Students at Wellesley College, an all-women’s school in Wellesley, Massachusetts, are scratching their heads over a new art exhibit that has spilled out of the school’s Davis Museum and onto the side of the road. Called Sleepwalker, the sculpture was created by artist Tony Matellli and depicts a sleeping man dressed only in his underwear. The lifelike sculpture’s risqué fashion sense—combined with the fact that it’s installed on a stretch of road that hundreds of students walk and drive on each day—has drawn mixed reactions.

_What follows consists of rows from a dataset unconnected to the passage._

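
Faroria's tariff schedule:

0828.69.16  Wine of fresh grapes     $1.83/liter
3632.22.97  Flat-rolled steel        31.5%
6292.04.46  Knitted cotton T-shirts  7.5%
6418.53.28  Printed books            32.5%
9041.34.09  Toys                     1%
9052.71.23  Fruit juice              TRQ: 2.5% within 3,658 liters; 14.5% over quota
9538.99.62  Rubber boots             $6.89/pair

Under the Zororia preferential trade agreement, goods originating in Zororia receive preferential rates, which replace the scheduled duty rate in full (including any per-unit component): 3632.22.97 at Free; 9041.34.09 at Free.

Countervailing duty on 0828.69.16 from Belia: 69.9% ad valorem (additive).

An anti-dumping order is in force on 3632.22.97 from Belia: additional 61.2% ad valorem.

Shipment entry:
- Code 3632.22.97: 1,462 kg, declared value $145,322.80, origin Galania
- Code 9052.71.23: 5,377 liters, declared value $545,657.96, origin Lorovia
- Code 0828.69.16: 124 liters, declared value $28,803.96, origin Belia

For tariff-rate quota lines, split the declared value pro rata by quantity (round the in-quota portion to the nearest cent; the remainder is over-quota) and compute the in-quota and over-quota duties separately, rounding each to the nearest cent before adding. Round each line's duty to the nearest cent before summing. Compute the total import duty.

$100,712.32

Line 1 (3632.22.97, Galania, 1,462 kg, $145,322.80):
Base rate for 3632.22.97 is 31.5%.
3632.22.97 has an FTA preferential rate, but origin Galania is not Zororia; base rate stands.
The additional-duty order on 3632.22.97 targets Belia, not Galania; it does not apply.
Duty = $145,322.80 × 31.5% = $45,776.68.
Line 2 (9052.71.23, Lorovia, 5,377 liters, $545,657.96):
Code 9052.71.23 is under a tariff-rate quota (threshold 3,658 liters). In-quota: 3,658 liters at 2.5%; over-quota: 1,719 liters at 14.5%.
Pro-rata value split: in-quota = $545,657.96 × 3,658/5,377 = $371,213.84; over-quota = $545,657.96 − $371,213.84 = $174,444.12.
In-quota duty = $371,213.84 × 2.5% = $9,280.35. Over-quota duty = $174,444.12 × 14.5% = $25,294.40.
Line duty = $9,280.35 + $25,294.40 = $34,574.75.
Line 3 (0828.69.16, Belia, 124 liters, $28,803.96):
Base rate for 0828.69.16 is $1.83/liter.
Additional duty on 0828.69.16 from Belia: +69.9% ad valorem. Applied ad valorem rate = 69.9%.
Duty = $28,803.96 × 69.9% + 124 × $1.83 = $20,360.89.
Total = $45,776.68 + $34,574.75 + $20,360.89 = $100,712.32.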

Photo from The Davis Museum at Wellesley College
Some students have found it amusing, some think it would be less jarring if it was moved indoors, and others have found it creepy at best and terrifying at worst. One student even launched a petition on www.change.org, calling on Wellesley’s president to “remove the uncomfortable and potentially triggering statue put up without student consent.” The Swellesley Report noted that other students had protested by putting pajamas on the sculpture.
Photo from www.bostonmagazine.com
Lisa Fischman, director of the Davis Museum, explained the sculpture’s message and the purpose of its outdoor placement on Wellesley’s website.

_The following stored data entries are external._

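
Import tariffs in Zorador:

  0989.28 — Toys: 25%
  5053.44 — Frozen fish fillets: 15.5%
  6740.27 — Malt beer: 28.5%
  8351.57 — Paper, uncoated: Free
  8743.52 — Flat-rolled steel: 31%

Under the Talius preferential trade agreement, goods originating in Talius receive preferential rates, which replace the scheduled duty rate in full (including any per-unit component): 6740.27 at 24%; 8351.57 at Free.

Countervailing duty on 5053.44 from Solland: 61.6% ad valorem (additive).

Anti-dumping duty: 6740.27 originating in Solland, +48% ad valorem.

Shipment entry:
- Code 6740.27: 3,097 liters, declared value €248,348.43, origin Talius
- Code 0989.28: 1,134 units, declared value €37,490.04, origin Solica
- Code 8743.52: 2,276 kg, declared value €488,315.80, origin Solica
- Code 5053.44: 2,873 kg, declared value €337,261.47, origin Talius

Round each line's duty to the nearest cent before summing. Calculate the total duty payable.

€272,629.56

Line 1 (6740.27, Talius, 3,097 liters, €248,348.43):
Base rate for 6740.27 is 28.5%.
Origin Talius qualifies under the Zorador–Talius agreement and 6740.27 is covered: preferential rate 24% applies instead.
The additional-duty order on 6740.27 targets Solland, not Talius; it does not apply.
Duty = €248,348.43 × 24% = €59,603.62.
Line 2 (0989.28, Solica, 1,134 units, €37,490.04):
Base rate for 0989.28 is 25%.
Duty = €37,490.04 × 25% = €9,372.51.
Line 3 (8743.52, Solica, 2,276 kg, €488,315.80):
Base rate for 8743.52 is 31%.
Duty = €488,315.80 × 31% = €151,377.90.
Line 4 (5053.44, Talius, 2,873 kg, €337,261.47):
Base rate for 5053.44 is 15.5%.
Origin Talius is the FTA partner but 5053.44 is not on the preference list; base rate stands.
The additional-duty order on 5053.44 targets Solland, not Talius; it does not apply.
Duty = €337,261.47 × 15.5% = €52,275.53.
Total = €59,603.62 + €9,372.51 + €151,377.90 + €52,275.53 = €272,629.56.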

“He is inert, as sculpture. But he does inspire narrative. He appears to have drifted away from wherever he belongs and one wonders why; one wonders also how he has gotten so lost, so off course. He is a figure of pathos, and one that warrants our measured consideration. Perhaps he carries metaphorical weight.”
Fischman also notes that “art has an extraordinary power to evoke personal response, and to elicit the unexpected.”
For students at Wellesley, the scantily-clad sculpture is certainly unexpected, and if that is the goal of art, then perhaps the artist has achieved some degree of success.
Tony Matelli: New Gravity is on exhibit at Wellesley from February 5 through May 11, and so far, the school has not moved the conversation-starting sculpture indoors.
What do you think of the sculpture? What is the goal of art, and does the sculpture fulfill that goal? If something similar were installed at your school, what would your reaction be?